NA : Petit OS écrit dans le cadre de la nuit FoF :)


« L'homme meurt une première fois à l'âge ou il perd l'enthousiasme »… Son père lui avait dit ça un jour. Il était saoul évidemment. Parce qu'il n'y avait que dans ces moments-là que son géniteur pouvait sortir des choses aussi intelligentes. Une phrase d'un auteur français moldu qu'il avait dû apprendre à l'école, très certainement, et que les méandres de son cerveau avaient repêché d'une façon inattendue. Severus devait avoir entre huit et neuf ans. Un enfant, à cet âge, ça ne comprend pas le poids de chaque mot dans une phrase. Et l'enthousiasme ? Qu'est-ce que c'est ? Et mourir une première fois, ça implique de mourir au moins une seconde fois ? Ce n'est pas possible de mourir plus d'une fois, non ?

Ça tête tourne un peu. C'est sûrement à cause de son sang qui s'écoule doucement, poisseux et salissant, le long de son cou.
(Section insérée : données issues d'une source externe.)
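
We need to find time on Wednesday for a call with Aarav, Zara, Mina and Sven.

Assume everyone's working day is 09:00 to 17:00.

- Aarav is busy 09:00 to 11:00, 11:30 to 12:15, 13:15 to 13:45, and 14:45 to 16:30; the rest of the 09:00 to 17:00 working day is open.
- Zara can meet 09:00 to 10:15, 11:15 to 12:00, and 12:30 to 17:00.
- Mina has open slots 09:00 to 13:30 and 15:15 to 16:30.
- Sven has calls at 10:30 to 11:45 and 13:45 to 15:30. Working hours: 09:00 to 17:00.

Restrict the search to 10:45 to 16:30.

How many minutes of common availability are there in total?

Aarav free within 09:00–17:00: 11:00–11:30, 12:15–13:15, 13:45–14:45, 16:30–17:00.
Sven free within 09:00–17:00: 09:00–10:30, 11:45–13:45, 15:30–17:00.
Aarav ∩ Zara: 11:15–11:30, 12:30–13:15, 13:45–14:45, 16:30–17:00.
Aarav ∩ Zara ∩ Mina: 11:15–11:30, 12:30–13:15.
Aarav ∩ Zara ∩ Mina ∩ Sven: 12:30–13:15.
Restricted to 10:45–16:30: 12:30–13:15.
Total common minutes: 45.

45 minutes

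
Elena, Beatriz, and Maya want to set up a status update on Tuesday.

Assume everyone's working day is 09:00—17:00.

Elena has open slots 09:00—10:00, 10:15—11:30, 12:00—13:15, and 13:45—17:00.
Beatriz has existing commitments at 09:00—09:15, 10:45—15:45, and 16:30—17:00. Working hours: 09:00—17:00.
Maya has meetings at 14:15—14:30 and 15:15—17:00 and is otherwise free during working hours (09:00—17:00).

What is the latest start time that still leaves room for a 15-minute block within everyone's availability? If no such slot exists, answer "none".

Beatriz free within 09:00–17:00: 09:15–10:45, 15:45–16:30.
Maya free within 09:00–17:00: 09:00–14:15, 14:30–15:15.
Elena ∩ Beatriz: 09:15–10:00, 10:15–10:45, 15:45–16:30.
Elena ∩ Beatriz ∩ Maya: 09:15–10:00, 10:15–10:45.
Windows ≥ 15 min: 09:15–10:00, 10:15–10:45.
Latest start in the last window 10:15–10:45 is 10:45 − 15 min = 10:30.

10:30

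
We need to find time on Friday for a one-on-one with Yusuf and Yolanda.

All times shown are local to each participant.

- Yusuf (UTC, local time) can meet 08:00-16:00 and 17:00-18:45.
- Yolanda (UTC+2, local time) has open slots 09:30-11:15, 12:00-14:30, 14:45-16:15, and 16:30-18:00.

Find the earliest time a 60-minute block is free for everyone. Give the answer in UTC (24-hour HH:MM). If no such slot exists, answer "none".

08:00

Yusuf → UTC: 08:00–16:00, 17:00–18:45.
Yolanda → UTC: 07:30–09:15, 10:00–12:30, 12:45–14:15, 14:30–16:00.
Yusuf ∩ Yolanda: 08:00–09:15, 10:00–12:30, 12:45–14:15, 14:30–16:00.
Windows ≥ 60 min: 08:00–09:15, 10:00–12:30, 12:45–14:15, 14:30–16:00.
Earliest such window starts at 08:00.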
Il s'en doutait que ça arriverait. Il le savait, c'était prévisible. Le Seigneur des Ténèbres a compris qu'il était le maître de la baguette de sureau… Severus pensait qu'on ne mourrait qu'une seule fois, et pourtant, alors que la Faucheuse l'attendait, impatiente et accueillante, il comprenait enfin les paroles de son père.

« L'homme meurt une première fois à l'âge ou il perd l'enthousiasme »… En fait, il ne se sentait pas mourir. Peut-être parce qu'il était déjà mort une première fois, en réalité. Il chercha dans sa mémoire, des souvenirs. Des souvenirs de lui heureux, des souvenirs de lui insouciant, des souvenirs de lui enthousiaste… Il chercha, son hémoglobine quittant toujours son corps. Il chercha inlassablement, il chercha sans relâche, comme s'il avait tout son temps. Et pourtant, la partie supérieure de son sablier serait bientôt vide.
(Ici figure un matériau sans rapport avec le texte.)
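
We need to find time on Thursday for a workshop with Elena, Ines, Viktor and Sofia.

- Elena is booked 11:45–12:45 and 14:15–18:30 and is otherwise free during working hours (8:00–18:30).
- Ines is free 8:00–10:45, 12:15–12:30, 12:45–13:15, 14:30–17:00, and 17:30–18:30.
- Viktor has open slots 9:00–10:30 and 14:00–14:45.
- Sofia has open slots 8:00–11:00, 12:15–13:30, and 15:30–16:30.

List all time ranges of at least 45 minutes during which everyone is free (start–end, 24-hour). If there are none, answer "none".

09:00–10:30

Elena free within 08:00–18:30: 08:00–11:45, 12:45–14:15.
Elena ∩ Ines: 08:00–10:45, 12:45–13:15.
Elena ∩ Ines ∩ Viktor: 09:00–10:30.
Elena ∩ Ines ∩ Viktor ∩ Sofia: 09:00–10:30.
Windows ≥ 45 min: 09:00–10:30.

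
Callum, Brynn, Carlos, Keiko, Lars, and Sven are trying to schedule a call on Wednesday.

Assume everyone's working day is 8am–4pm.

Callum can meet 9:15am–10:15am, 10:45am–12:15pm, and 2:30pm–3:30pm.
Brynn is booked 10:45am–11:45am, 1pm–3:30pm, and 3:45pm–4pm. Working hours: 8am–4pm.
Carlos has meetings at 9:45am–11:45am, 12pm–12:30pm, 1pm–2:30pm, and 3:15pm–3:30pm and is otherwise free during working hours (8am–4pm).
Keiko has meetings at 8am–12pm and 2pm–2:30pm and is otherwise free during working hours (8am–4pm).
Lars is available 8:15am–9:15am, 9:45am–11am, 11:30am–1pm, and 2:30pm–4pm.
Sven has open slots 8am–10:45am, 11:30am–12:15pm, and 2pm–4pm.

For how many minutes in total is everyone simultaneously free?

0 minutes

Brynn free within 08:00–16:00: 08:00–10:45, 11:45–13:00, 15:30–15:45.
Carlos free within 08:00–16:00: 08:00–09:45, 11:45–12:00, 12:30–13:00, 14:30–15:15, 15:30–16:00.
Keiko free within 08:00–16:00: 12:00–14:00, 14:30–16:00.
Callum ∩ Brynn: 09:15–10:15, 11:45–12:15.
Callum ∩ Brynn ∩ Carlos: 09:15–09:45, 11:45–12:00.
Callum ∩ Brynn ∩ Carlos ∩ Keiko: (none).
Callum ∩ Brynn ∩ Carlos ∩ Keiko ∩ Lars: (none).
Callum ∩ Brynn ∩ Carlos ∩ Keiko ∩ Lars ∩ Sven: (none).
Total common minutes: 0.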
A quel âge était-il mort ?

Il se revoit en train de rire, avec Lily à ses côtés. Ils avaient encore fait une mauvaise blague à Pétunia qui était repartie en colère en martelant le sol de ses pieds et en soulevant un nuage de poussière derrière elle. Ses sons, la symphonie de leurs deux rires mêlés, il les entendait presque comme s'il y était.
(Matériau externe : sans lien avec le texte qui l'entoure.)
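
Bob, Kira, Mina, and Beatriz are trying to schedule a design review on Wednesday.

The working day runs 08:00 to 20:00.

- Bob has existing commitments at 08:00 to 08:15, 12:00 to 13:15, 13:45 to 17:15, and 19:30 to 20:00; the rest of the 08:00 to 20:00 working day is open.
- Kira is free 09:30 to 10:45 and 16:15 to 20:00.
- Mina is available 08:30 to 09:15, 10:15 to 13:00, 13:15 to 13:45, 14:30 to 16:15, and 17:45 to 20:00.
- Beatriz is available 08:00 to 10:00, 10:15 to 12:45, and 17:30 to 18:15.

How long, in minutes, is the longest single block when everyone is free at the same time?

30 minutes

Bob free within 08:00–20:00: 08:15–12:00, 13:15–13:45, 17:15–19:30.
Bob ∩ Kira: 09:30–10:45, 17:15–19:30.
Bob ∩ Kira ∩ Mina: 10:15–10:45, 17:45–19:30.
Bob ∩ Kira ∩ Mina ∩ Beatriz: 10:15–10:45, 17:45–18:15.
Common window lengths: 30, 30 min; longest is 30.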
Quand est-ce qu'il avait perdu l'enthousiasme ? Il n'avait jamais été un enfant très gai. Ce n'était pas dans sa nature, dans son caractère. Il avait toujours été un peu taciturne. Mais quand est-ce qu'il avait arrêté de s'émerveiller, de ressentir ne serait-ce qu'un soupçon de joie ?

Son métier ne l'avait jamais réellement rendu heureux. Il aimait les potions, certes. Sa vie à Poudlard, elle était monotone, répétitive. Il n'avait aucun ami. Il n'avait pas d'ennemis non plus. Juste des gens qui le jugeaient. Dumbledore lui-même le jugeait. Mais personne, ça non, il n'avait personne à ses côtés… Depuis Lily. Lily, elle, elle le rendait heureux. Tout le monde dit que l'enthousiasme est contagieux. Lily était la maladie et lui, le patient qui souhaitait ne jamais guérir. L'allégresse, le sentiment de se sentir léger… Cela faisait si longtemps. Il était peut-être mort une première fois, le jour où il avait accepté d'être mangemort… C'était ça, qui avait tout déclenché. A moins que cela soit le jour où il avait insulté Lily…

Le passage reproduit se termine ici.